So the premise is rather simple: food can be moved from where it is grown. Worlds would have Agricultural policy settings, and would be something like:
1. Subsistence agriculture (grows only what is needed on-site)
2. Export Agriculture (allows production of surplus agricultural products, can be exported on freighters)
3. Import Agriculture (allows extra foodstuffs to be imported, which boosts population growth and population cap)
This could benefit from more options, such as allocating more population to Agriculture, like 10%, 20%, 50% of surplus or something like that.
Waterworlds could be used for Fishing (perhaps after "seeding" them with life)
Worlds with a colony cost above 0 would suffer significant reductions in Agriculture efficiency (due to not being able to just plow a field and plant corn wherever you want)

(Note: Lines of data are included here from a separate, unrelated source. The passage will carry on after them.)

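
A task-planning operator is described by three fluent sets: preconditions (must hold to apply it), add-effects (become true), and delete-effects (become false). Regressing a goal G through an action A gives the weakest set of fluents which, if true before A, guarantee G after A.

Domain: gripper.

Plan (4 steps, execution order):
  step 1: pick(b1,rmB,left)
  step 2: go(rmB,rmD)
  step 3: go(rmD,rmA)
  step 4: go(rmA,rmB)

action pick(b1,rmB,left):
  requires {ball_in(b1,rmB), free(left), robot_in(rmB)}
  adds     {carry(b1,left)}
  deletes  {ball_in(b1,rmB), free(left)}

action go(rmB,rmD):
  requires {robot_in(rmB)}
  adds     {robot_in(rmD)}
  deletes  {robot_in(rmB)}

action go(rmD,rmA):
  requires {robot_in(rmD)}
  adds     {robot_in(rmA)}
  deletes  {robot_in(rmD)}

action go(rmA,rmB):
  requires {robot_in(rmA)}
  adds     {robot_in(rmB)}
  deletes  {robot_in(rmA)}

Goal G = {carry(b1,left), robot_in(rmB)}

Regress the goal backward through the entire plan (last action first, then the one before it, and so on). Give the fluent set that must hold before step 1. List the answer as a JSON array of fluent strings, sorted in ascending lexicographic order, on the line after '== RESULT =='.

Regress step by step:
  through step 4 (go(rmA,rmB)): drop {robot_in(rmB)}, keep {carry(b1,left)}, require {robot_in(rmA)}
    → {carry(b1,left), robot_in(rmA)}
  through step 3 (go(rmD,rmA)): drop {robot_in(rmA)}, keep {carry(b1,left)}, require {robot_in(rmD)}
    → {carry(b1,left), robot_in(rmD)}
  through step 2 (go(rmB,rmD)): drop {robot_in(rmD)}, keep {carry(b1,left)}, require {robot_in(rmB)}
    → {carry(b1,left), robot_in(rmB)}
  through step 1 (pick(b1,rmB,left)): drop {carry(b1,left)}, keep {robot_in(rmB)}, require {ball_in(b1,rmB), free(left), robot_in(rmB)}
    → {ball_in(b1,rmB), free(left), robot_in(rmB)}

== RESULT ==
["ball_in(b1,rmB)", "free(left)", "robot_in(rmB)"]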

Agriculture would have a "race" of crops, which all come from a specific world. There would be a new "race" of crops generated alongside every species. The agriculture Efficiency for a particular "race" and planet would be dependant on a few things.
1. Terrain similarity. Crops from a Jungle world won't do well on a Tundra one. It may be possible to grow some crops in the wrong biome, but that would depend on the (possibly imaginary, but maybe not) areas of varying climate.
2. Terrain Fertility. This would be mostly seperate from crop race. Something along the lines of "Jungle +30%, Tundra -65%, Chaparral +10%, Desert -20%"
3. The amount of habitable area on the planet.
Some species may be able to eat another species' Racial Crops, though at a penalty if that. Perhaps there could be a Bio/Gen research to boost efficiency of a particular crop race (you could consider it selecting ones that are edible to your race, and farming those instead of the others)
Crops might be able to be measured in tons, though that might be a problem for transport
Maybe Infrastructure-reliant colonies could be set to Import, which would free up infrastructure for Population.
Lastly, this system in particular might benefit from allowing a planet to have multiple terrain types, on a percentage scale. For example: 60% Jungle, 20% Temperate Forest, 10% Desert, 5% Tundra, 5% Urban.